Da voi giocano anche giocatori di nome che hanno conosciuto la A, come Hallfredsson, Juanito Gomez o Nalini: come riesce a convincerli, anche se li pagate pochissimo e giocano davanti a meno di mille spettatori?

“Non sono così presuntuoso da credere che sia merito mio: abbiamo fama di società seria e poi molti che hanno giocato da queste parti si fermano a vivere a Verona, dove si sta molto bene. Nalini, poi, lo conosco da quand’era piccolo: è cresciuto qui. Alle cene del giovedì Hallfredsson porta anche i bambini, mentre Juanito Gomez ogni sette tra gol e assist organizza una grigliata per tutti: i bonus che gli diamo li investe così”.

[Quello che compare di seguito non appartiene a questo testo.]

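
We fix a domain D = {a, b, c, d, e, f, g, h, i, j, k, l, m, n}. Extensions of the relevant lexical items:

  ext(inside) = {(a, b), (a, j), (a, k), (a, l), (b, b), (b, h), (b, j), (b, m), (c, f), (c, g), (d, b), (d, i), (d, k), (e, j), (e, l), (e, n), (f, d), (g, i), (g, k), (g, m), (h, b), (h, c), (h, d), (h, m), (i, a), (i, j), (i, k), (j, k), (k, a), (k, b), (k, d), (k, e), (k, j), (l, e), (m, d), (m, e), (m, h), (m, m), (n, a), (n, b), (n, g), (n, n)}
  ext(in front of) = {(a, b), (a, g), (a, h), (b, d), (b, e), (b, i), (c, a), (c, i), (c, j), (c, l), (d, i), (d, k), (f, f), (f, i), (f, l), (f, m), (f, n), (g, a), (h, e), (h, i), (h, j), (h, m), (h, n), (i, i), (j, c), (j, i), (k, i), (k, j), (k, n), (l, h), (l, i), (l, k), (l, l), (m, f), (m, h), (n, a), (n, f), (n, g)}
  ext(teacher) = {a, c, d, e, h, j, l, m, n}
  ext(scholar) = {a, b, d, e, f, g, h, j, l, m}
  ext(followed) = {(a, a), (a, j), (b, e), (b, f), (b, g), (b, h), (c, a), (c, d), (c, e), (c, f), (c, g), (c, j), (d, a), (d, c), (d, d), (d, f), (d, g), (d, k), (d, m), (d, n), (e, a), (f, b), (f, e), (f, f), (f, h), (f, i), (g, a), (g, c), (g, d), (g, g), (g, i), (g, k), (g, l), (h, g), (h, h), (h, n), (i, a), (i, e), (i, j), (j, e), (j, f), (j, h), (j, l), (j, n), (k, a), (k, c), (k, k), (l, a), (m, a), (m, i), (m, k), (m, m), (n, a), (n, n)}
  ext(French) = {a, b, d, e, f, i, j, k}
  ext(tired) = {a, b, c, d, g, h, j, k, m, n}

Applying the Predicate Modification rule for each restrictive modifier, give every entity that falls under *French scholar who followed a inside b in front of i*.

⟦who followed a⟧ = {x : ⟨x, a⟩ ∈ ⟦followed⟧} = {a, c, d, e, g, i, k, l, m, n}
⟦inside b⟧ = {x : ⟨x, b⟩ ∈ ⟦inside⟧} = {a, b, d, h, k, n}
⟦in front of i⟧ = {x : ⟨x, i⟩ ∈ ⟦in front of⟧} = {b, c, d, f, h, i, j, k, l}
⟦scholar⟧ = {a, b, d, e, f, g, h, j, l, m}
… ∩ ⟦who followed a⟧ = {a, b, d, e, f, g, h, j, l, m} ∩ {a, c, d, e, g, i, k, l, m, n} = {a, d, e, g, l, m}
… ∩ ⟦inside b⟧ = {a, d, e, g, l, m} ∩ {a, b, d, h, k, n} = {a, d}
… ∩ ⟦in front of i⟧ = {a, d} ∩ {b, c, d, f, h, i, j, k, l} = {d}
… ∩ ⟦French⟧ = {d} ∩ {a, b, d, e, f, i, j, k} = {d}
So ⟦French scholar who followed a inside b in front of i⟧ = {d}.

{d}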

Cosa sono le cene del giovedì?

“Un altro dei miei riti incancellabili. Quarantadue anni fa le facevamo in un garage e mia mamma cucinava il risotto per tutti, poi trovammo il ristorante che ci ospitava. Non ho mai smesso di farle, non è ammessa nessuna scusa valida per non partecipare e ci si alza da tavola tutti assieme. Perché lo faccio? Team building, non si dice così?”.

Come sta reagendo Verona alla vostra escalation?

“Ormai per noi tifa un po’ tutta la città, da questo punto di vista abbiamo in parte sostituito il Chievo, ma restiamo una squadra di quartiere e a vederci vengono più che altro amici e parenti. Abbiamo un piccolo gruppo di ultrà i cui capi fanno parte di una band che ha un certo seguito internazionale, i Los Fastidios: girano il mondo a fare concerti, in realtà hanno più pubblico loro di noi”.

Quanto ci pensa alla serie B?

“Sognare non costa nulla. Dopo tredici partite eravamo ultimi e noi e la Cremonese eravamo le peggiori tra le squadre professionistiche, poi abbiamo vinto a Trento e da allora solo il Napoli ha fatto più punti di noi”.

Lei si sente sul serio un bravo allenatore?

“Secondo me sì, ma ho anche ottimi collaboratori. Sono consapevole che molti vengono a lavorare con me per prepararsi una carriera altrove, perché io do molto spazio ai miei vice”.

Riuscirà la Virtus a sopravviverle?

“Sì, perché sto già preparando il futuro senza di me: il mio socio, Matteo Saorin, porterà avanti il lavoro. Prima o poi in B ci andremo. E magari anche in serie A. Io il patentino ce l’ho”.